2007-09-24, 11:04	#48
fivemack (loop (#_fork)) Feb 2006 Cambridge, England 2·13²·19 Posts	I'm back in England; P109+ is rather over-sieved. I'm running the LA step as I speak and I ought to have an answer this evening. I'm planning to run P84+ at the 43e6 level on a dual-core at work; one curve takes a bit over six minutes, I've set up for 6000 curves, which ought to be done by the end of the first week in October.

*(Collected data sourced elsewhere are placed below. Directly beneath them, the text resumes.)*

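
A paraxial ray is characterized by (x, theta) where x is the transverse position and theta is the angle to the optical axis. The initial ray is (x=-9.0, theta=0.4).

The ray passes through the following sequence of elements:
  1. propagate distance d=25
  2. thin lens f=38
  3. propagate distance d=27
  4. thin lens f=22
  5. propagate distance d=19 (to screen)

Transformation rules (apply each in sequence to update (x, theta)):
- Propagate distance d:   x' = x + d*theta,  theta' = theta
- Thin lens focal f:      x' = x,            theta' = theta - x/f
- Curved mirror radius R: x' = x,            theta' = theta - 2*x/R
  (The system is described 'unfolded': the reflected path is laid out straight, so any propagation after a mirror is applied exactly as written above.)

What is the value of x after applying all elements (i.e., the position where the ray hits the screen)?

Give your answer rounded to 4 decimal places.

Answer: 8.6122

Derivation:
Initial: x=-9.0000 theta=0.4000
After 1 (propagate distance d=25): x=1.0000 theta=0.4000
After 2 (thin lens f=38): x=1.0000 theta=71/190 (≈0.3737)
After 3 (propagate distance d=27): x=2107/190 (≈11.0895) theta=71/190 (≈0.3737)
After 4 (thin lens f=22): x=2107/190 (≈11.0895) theta=-109/836 (≈-0.1304)
After 5 (propagate distance d=19 (to screen)): x=35999/4180 (≈8.6122) theta=-109/836 (≈-0.1304)
Rounded to 4 decimal places: x = 8.6122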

That's 700 CPU-hours, a GNFS run would take around 2000, so if I haven't got factors by that point I'll start GNFS and expect a result by the end of the year.

2007-10-02, 08:53	#52
Joppe_Bos Apr 2007 2²×3² Posts	Done 6000 curves on P112# - 1 with B1=11e6 Done 7400 curves on P82# + 1 with B1=43e6 No factors found.

2007-10-08, 08:59	#53
Joppe_Bos Apr 2007 2²·3² Posts	Done 5200 curves on P76# + 1 with B1=43e6 Done 5100 curves on P86# + 1 with B1=43e6 Done 4700 curves on P114# - 1 with B1=11e6 No factors found.

2007-10-09, 09:28	#54
fivemack (loop (#_fork)) Feb 2006 Cambridge, England 14426₈ Posts	Done 5925 curves on P84#+1 with B1=43e6. No factors found. I could do this by GNFS, but it'd take about a month and I've got about three weeks of work on Cunningham-project numbers already queued up; unless someone else wants to run GNFS, I'll reserve it now but can't promise factors until mid-December.